MONTGOMERY, Minn. -- Generosity was a seed planted at the Montgomery Orchard more than fifteen years ago, and today, owner Scott Wardell's mission to share the fruits of his labor has grown beyond imagination.
"I think without question, this is the best season we've ever had," said Wardell.
Wardell said the weather this spring and summer gave way a spectacular bumper crop. With that abundance, Wardell estimates he will donate around 12,000 pounds of apples to Second Harvest Heartland food bank and its affiliated food shelves.
"To really get the joy out of the orchard, you have got to have the ability to give some of it back to the community," said Wardell. "After you invested all the time in the orchard, the hardest thing to do is see any of it go to waste."
The giving is possible thanks to dozens of volunteer apple pickers. When Wardell called for volunteers, dozens of people like Joe and Greta Holkup, of Bloomington, extended their hearts.
"You can always enjoy the day and help people, that's the best part of it," said Joe Holkup, reaching high into the tree.
The process is known as orchard gleaning. The organization Fruits of the City completes the journey, packing up and cleaning apples, helping Second Harvest with the final sendoff.
"It's fresh, local, high quality produce that is the hardest thing for food shelves to get, so that is why it's part of our mission," said Jared Walhowe, gleaning manager with The Minnesota Project's Fruits of the City.
In 2013, around 500 Fruits of the City volunteer gleaners harvested 127,000 pounds of fruit for more than 30 local food shelves. The organization also accepts donations for backyard fruit trees. The organization is always looking for volunteers.

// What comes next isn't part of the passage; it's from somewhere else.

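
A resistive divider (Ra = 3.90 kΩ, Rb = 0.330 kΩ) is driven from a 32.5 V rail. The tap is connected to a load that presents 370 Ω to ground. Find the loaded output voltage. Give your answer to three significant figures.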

Last year, Montgomery Orchard donated 6,000 pounds of apples to Second Harvest, and on par to double that amount in 2014, volunteers reached for every inch of leftover fruit, trying to make sure little went to waste.
"And this year they have been having such huge, huge apples, I am just amazed at the size of them," said Greta Holkup. "Every one that was on the ground, how many more could have we helped?"
Minnesota families benefit from an orchard with a deeply rooted conviction, where this season, generosity grows.
"That really makes our heart beat," said Wardell. "Frankly, it's wonderful."